Now, Sapp is apologizing for his critique of Strahan, according to NBC's Michael David Smith:
Sapp said today on NFL Network that he approached Strahan on Saturday night and asked for forgiveness.
“I saw Michael Strahan last night,” Sapp said. “I grabbed him and hugged him and wouldn’t let him go. I said, ‘Please forgive me.’”
Strahan responded to Sapp's original stance on Jan. 28, dismissing his opinion and implying that he isn't too concerned about getting a bust in Canton, per ESPN's Dan Graziano:
Football was part of my life, but it is not my entire life. So for some guys, maybe that's their entire life and that's all they have to hold onto. Playing football, sacking quarterbacks, that was part of my life, and I did it and I moved on. The tiger does not pay attention to the opinion of the sheep.
On Jan. 29, Sapp responded to Strahan via Newsday's Neil Best:
"I can't make a man respect me, but I will stop him from disrespecting me -- I tell you that," Sapp told Newsday Wednesday night, launching the latest salvo in a war of words with Michael Strahan that has lasted more than a decade.
"He's the one who took it personally," Sapp said.
"I'm just wondering if it wasn't somebody else saying it would it be taken on face value that those four dudes have a better resume?" he asked. "Like John Quincy Adams said in 1800, 'Facts are stubborn.' " (Actually it was his father, John Adams, who said it.)
"It was about his resume; I wasn't talking about the man. But the sheep and the lion and all that? I don't understand. He still can't rush that right end. Three years, 12 sacks!"
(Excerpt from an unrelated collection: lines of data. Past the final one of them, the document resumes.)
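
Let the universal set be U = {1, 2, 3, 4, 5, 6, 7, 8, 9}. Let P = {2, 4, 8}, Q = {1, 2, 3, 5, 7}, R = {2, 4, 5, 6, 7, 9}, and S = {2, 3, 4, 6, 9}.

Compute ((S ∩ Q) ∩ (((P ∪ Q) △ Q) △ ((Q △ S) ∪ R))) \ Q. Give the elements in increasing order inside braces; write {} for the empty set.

S ∩ Q = {2, 3}
P ∪ Q = {1, 2, 3, 4, 5, 7, 8}
(P ∪ Q) △ Q = {4, 8}
Q △ S = {1, 4, 5, 6, 7, 9}
(Q △ S) ∪ R = {1, 2, 4, 5, 6, 7, 9}
((P ∪ Q) △ Q) △ ((Q △ S) ∪ R) = {1, 2, 5, 6, 7, 8, 9}
(S ∩ Q) ∩ (((P ∪ Q) △ Q) △ ((Q △ S) ∪ R)) = {2}
((S ∩ Q) ∩ (((P ∪ Q) △ Q) △ ((Q △ S) ∪ R))) \ Q = {}

{}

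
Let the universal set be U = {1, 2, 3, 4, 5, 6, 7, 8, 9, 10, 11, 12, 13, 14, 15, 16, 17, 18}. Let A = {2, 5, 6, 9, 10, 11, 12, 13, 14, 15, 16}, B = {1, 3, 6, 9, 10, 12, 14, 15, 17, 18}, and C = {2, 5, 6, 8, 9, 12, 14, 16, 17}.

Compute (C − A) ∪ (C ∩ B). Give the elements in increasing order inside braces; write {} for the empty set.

C − A = {8, 17}
C ∩ B = {6, 9, 12, 14, 17}
(C − A) ∪ (C ∩ B) = {6, 8, 9, 12, 14, 17}

{6, 8, 9, 12, 14, 17}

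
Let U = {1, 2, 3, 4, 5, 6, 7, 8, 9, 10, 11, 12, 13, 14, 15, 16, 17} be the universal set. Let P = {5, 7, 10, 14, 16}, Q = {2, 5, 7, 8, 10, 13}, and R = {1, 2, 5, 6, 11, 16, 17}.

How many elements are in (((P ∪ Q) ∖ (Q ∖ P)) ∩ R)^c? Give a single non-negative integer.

P ∪ Q = {2, 5, 7, 8, 10, 13, 14, 16}
Q ∖ P = {2, 8, 13}
(P ∪ Q) ∖ (Q ∖ P) = {5, 7, 10, 14, 16}
((P ∪ Q) ∖ (Q ∖ P)) ∩ R = {5, 16}
(((P ∪ Q) ∖ (Q ∖ P)) ∩ R)^c = {1, 2, 3, 4, 6, 7, 8, 9, 10, 11, 12, 13, 14, 15, 17}
|(((P ∪ Q) ∖ (Q ∖ P)) ∩ R)^c| = 15

15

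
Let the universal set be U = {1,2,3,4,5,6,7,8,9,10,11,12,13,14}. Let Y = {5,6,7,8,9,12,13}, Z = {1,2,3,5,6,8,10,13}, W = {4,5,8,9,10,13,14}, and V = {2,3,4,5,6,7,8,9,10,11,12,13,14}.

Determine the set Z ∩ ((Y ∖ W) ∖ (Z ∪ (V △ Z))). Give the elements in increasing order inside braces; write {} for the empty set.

Y ∖ W = {6,7,12}
V △ Z = {1,4,7,9,11,12,14}
Z ∪ (V △ Z) = {1,2,3,4,5,6,7,8,9,10,11,12,13,14}
(Y ∖ W) ∖ (Z ∪ (V △ Z)) = {}
Z ∩ ((Y ∖ W) ∖ (Z ∪ (V △ Z))) = {}

{}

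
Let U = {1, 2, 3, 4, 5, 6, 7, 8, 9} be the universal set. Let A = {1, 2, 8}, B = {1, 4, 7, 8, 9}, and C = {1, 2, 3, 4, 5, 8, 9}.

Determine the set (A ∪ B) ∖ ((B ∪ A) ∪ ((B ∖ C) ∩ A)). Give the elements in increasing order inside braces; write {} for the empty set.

A ∪ B = {1, 2, 4, 7, 8, 9}
B ∪ A = {1, 2, 4, 7, 8, 9}
B ∖ C = {7}
(B ∖ C) ∩ A = {}
(B ∪ A) ∪ ((B ∖ C) ∩ A) = {1, 2, 4, 7, 8, 9}
(A ∪ B) ∖ ((B ∪ A) ∪ ((B ∖ C) ∩ A)) = {}

{}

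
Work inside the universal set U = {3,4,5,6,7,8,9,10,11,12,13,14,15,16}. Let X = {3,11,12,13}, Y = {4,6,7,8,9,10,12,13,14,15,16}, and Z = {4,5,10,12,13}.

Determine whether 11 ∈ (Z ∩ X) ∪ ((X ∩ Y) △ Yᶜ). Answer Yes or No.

11 ∉ Z and 11 ∈ X, so 11 ∉ Z ∩ X
11 ∈ X and 11 ∉ Y, so 11 ∉ X ∩ Y
11 ∉ Y, so 11 ∈ Yᶜ
11 ∉ (X ∩ Y) and 11 ∈ Yᶜ, so 11 ∈ (X ∩ Y) △ Yᶜ
11 ∉ (Z ∩ X) and 11 ∈ ((X ∩ Y) △ Yᶜ), so 11 ∈ (Z ∩ X) ∪ ((X ∩ Y) △ Yᶜ)

Yes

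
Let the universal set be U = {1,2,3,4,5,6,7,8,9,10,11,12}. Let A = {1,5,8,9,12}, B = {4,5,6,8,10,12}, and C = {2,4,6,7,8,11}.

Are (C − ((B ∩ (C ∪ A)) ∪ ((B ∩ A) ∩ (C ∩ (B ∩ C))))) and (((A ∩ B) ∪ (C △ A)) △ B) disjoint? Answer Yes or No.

No

C ∪ A = {1,2,4,5,6,7,8,9,11,12}
B ∩ (C ∪ A) = {4,5,6,8,12}
B ∩ A = {5,8,12}
B ∩ C = {4,6,8}
C ∩ (B ∩ C) = {4,6,8}
(B ∩ A) ∩ (C ∩ (B ∩ C)) = {8}
(B ∩ (C ∪ A)) ∪ ((B ∩ A) ∩ (C ∩ (B ∩ C))) = {4,5,6,8,12}
C − ((B ∩ (C ∪ A)) ∪ ((B ∩ A) ∩ (C ∩ (B ∩ C)))) = {2,7,11}
A ∩ B = {5,8,12}
C △ A = {1,2,4,5,6,7,9,11,12}
(A ∩ B) ∪ (C △ A) = {1,2,4,5,6,7,8,9,11,12}
((A ∩ B) ∪ (C △ A)) △ B = {1,2,7,9,10,11}
2 lies in both, so they are not disjoint.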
That last line is similar to what Seattle Seahawks cornerback Richard Sherman said following his team's NFC Championship Game victory, when he replied to criticism of his impassioned postgame speech:
A lion doesn't concern himself with the opinions of a sheep.— Richard Sherman (@RSherman_25) January 20, 2014
Lions, tigers and bears (oh my!) aside, Strahan is clearly comfortable in his own skin and blocking out any negativity Sapp is slinging his way. He also said he's glad Sapp doesn't have a vote.
Newsday's Neil Best reported what Sapp said about Strahan's Hall of Fame credentials earlier on Jan. 28 at Super Bowl Media Day:
Warren Sapp on @michaelstrahan Hall of Fame candidacy: "I don't think his resume stacks up."— Neil Best (@sportswatch) January 28, 2014
Sapp on @michaelstrahan: "He only has four straight pro bowls and a mythical sack record. When you really measure him up he comes up short."— Neil Best (@sportswatch) January 28, 2014
The sack record Sapp references—mythical or otherwise—occurred when Strahan compiled a single-season-best 22.5 sacks in 2001. That, in addition to seven total Pro Bowl trips, could formulate a strong enough argument to vault the pass-rusher into the elite company he deserves among the NFL's all-time greats.
As Graziano reported, Strahan took offense to those comments, opting for sarcasm to dismiss the notion that his Hall of Fame credentials are bolstered by his prominent presence as a media personality:
I am. I'm all hype. I lasted 15 years, all hype. I had 141.5 career sacks, all hype. I was always a starter. I played left end, and that made me get sacks. My coaches kept putting me in the game because they felt it gave us the best chance to win, and that was all hype.
Strahan was also a driving force in the Giants' 17-14 Super Bowl XLII triumph over the previously undefeated New England Patriots.
Should Michael Strahan be a 2014 Hall of Famer?
Michael Eisen of Giants.com reported on Jan. 10 that Strahan was one of 15 modern-era finalists for the Hall of Fame.
A 1993 second-round draft pick (No. 40 overall) out of Texas Southern, Strahan spent his whole 15-year career through 2007 with the Giants franchise. With his charisma, passion and level of play on the gridiron, Strahan should at least garner heavy consideration his second time on the ballot.